In an order dated January 17, 2007, the JCC denied claimant's request for a change in primary care physician, finding claimant had previously requested and received such a change. In a subsequent merits hearing, claimant sought a change in his orthopedic physician. The JCC noted his previous finding regarding claimant's entitlement to a change in primary care physician, but found claimant had not yet requested a change in orthopedic physician. Consequently, he granted claimant's request. This was error.
Section 440.13(2)(f) provides, in relevant part:
Upon the written request of the employee, the carrier shall give the employee the opportunity for one change of physician during the course of treatment for any one accident.

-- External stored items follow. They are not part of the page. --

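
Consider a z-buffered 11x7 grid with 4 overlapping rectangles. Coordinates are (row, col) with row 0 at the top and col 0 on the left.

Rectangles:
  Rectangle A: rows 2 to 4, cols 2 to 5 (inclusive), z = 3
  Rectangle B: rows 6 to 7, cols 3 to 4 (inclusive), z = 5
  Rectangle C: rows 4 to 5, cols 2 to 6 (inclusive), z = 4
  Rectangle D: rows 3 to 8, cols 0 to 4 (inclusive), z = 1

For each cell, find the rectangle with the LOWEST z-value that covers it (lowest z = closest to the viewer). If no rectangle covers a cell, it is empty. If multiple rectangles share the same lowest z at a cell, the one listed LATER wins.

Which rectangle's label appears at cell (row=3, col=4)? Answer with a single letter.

Check cell (3,4):
  A: rows 2-4 cols 2-5 z=3 -> covers; best now A (z=3)
  B: rows 6-7 cols 3-4 -> outside (row miss)
  C: rows 4-5 cols 2-6 -> outside (row miss)
  D: rows 3-8 cols 0-4 z=1 -> covers; best now D (z=1)
Winner: D at z=1

Answer: D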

In construing a statute, this court looks to its plain language. See Fla. Dep't of Educ. v. Cooper, 858 So.2d 394, 396 (Fla. 1st DCA 2003). Section 440.13(2)(f) is unambiguous. It clearly states that claimants are only entitled to one change of physician while being treated for any one accident. Thus, the statute does not entitle a claimant to a one-time change per specialty. Here, the JCC found claimant had already availed himself of his right to a change in physician when he obtained a change in his primary care doctor. As a result, the JCC erred by granting claimant's request for a change of orthopedic physician.
AFFIRMED in part, REVERSED in part, and REMANDED for proceedings consistent with this opinion.
KAHN, WEBSTER, and VAN NORTWICK, JJ., concur.